(United Nations) The situation is “volatile” at the Zaporijjia nuclear power plant (south) under Russian control since the beginning of March, worried on Tuesday the director general of the International Atomic Energy Agency (IAEA), which is continuing its efforts to send a mission there.
Posted at 4:40 p.m.
“The situation is really volatile,” said Rafael Grossi during a press conference at the United Nations headquarters in New York where a conference of the 191 signatory states of the Treaty on the Non-Proliferation of Nuclear Weapons (NPT) is being held.
“All safety principles have been violated in one way or another. And we cannot allow this to continue,” he added. At the opening of the meeting on Monday, he had already stressed that the situation was becoming “more and more dangerous day by day”.

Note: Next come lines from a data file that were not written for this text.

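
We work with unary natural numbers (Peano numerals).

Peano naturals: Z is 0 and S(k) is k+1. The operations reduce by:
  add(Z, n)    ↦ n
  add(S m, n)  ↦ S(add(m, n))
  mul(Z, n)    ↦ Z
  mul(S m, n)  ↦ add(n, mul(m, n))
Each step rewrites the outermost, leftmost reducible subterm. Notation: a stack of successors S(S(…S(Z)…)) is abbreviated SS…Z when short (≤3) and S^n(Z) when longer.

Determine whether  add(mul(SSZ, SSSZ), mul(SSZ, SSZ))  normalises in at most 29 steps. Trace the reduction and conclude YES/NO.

  start: add(mul(SSZ, SSSZ), mul(SSZ, SSZ))
  [1] add(add(SSSZ, mul(SZ, SSSZ)), mul(SSZ, SSZ))
  [2] add(S(add(SSZ, mul(SZ, SSSZ))), mul(SSZ, SSZ))
  [3] S(add(add(SSZ, mul(SZ, SSSZ)), mul(SSZ, SSZ)))
  [4] S(add(S(add(SZ, mul(SZ, SSSZ))), mul(SSZ, SSZ)))
  [5] S(S(add(add(SZ, mul(SZ, SSSZ)), mul(SSZ, SSZ))))
  [6] S(S(add(S(add(Z, mul(SZ, SSSZ))), mul(SSZ, SSZ))))
  [7] S(S(S(add(add(Z, mul(SZ, SSSZ)), mul(SSZ, SSZ)))))
  [8] S(S(S(add(mul(SZ, SSSZ), mul(SSZ, SSZ)))))
  [9] S(S(S(add(add(SSSZ, mul(Z, SSSZ)), mul(SSZ, SSZ)))))
  [10] S(S(S(add(S(add(SSZ, mul(Z, SSSZ))), mul(SSZ, SSZ)))))
  [11] S(S(S(S(add(add(SSZ, mul(Z, SSSZ)), mul(SSZ, SSZ))))))
  [12] S(S(S(S(add(S(add(SZ, mul(Z, SSSZ))), mul(SSZ, SSZ))))))
  [13] S(S(S(S(S(add(add(SZ, mul(Z, SSSZ)), mul(SSZ, SSZ)))))))
  [14] S(S(S(S(S(add(S(add(Z, mul(Z, SSSZ))), mul(SSZ, SSZ)))))))
  [15] S(S(S(S(S(S(add(add(Z, mul(Z, SSSZ)), mul(SSZ, SSZ))))))))
  [16] S(S(S(S(S(S(add(mul(Z, SSSZ), mul(SSZ, SSZ))))))))
  [17] S(S(S(S(S(S(add(Z, mul(SSZ, SSZ))))))))
  [18] S(S(S(S(S(S(mul(SSZ, SSZ)))))))
  [19] S(S(S(S(S(S(add(SSZ, mul(SZ, SSZ))))))))
  [20] S(S(S(S(S(S(S(add(SZ, mul(SZ, SSZ)))))))))
  [21] S(S(S(S(S(S(S(S(add(Z, mul(SZ, SSZ))))))))))
  [22] S(S(S(S(S(S(S(S(mul(SZ, SSZ)))))))))
  [23] S(S(S(S(S(S(S(S(add(SSZ, mul(Z, SSZ))))))))))
  [24] S(S(S(S(S(S(S(S(S(add(SZ, mul(Z, SSZ)))))))))))
  [25] S(S(S(S(S(S(S(S(S(S(add(Z, mul(Z, SSZ))))))))))))
  [26] S(S(S(S(S(S(S(S(S(S(mul(Z, SSZ)))))))))))
  [27] S^10(Z)

Answer: YES — reaches normal form S^10(Z) in 27 ≤ 29 steps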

Hence his efforts for weeks to send a mission to inspect the plant. Mission so far refused by Ukraine, which considers that this would legitimize the Russian occupation of the site in the eyes of the international community, the Ukrainian operator Energoatom explained a few weeks ago.
“Going there is very complex because it requires the agreement and cooperation of a number of actors”, in particular Ukraine and Russia, and the support of the United Nations, as it is an area of war, Rafael Grossi noted on Tuesday.
“I try to set up a mission as quickly as possible,” he said.
On Monday, US Secretary of State Antony Blinken accused Russia of using this plant, the largest in Europe, “as a military base to fire on the Ukrainians knowing that they cannot retaliate because they would risk hitting a nuclear reactor or highly radioactive waste”.
“It takes the notion of a human shield to a completely different and terrible level,” he added, insisting that the IAEA have access to the site.
In 2021, the plant supplied 20% of Ukraine’s annual electricity production and 47% of that produced by the Ukrainian nuclear fleet.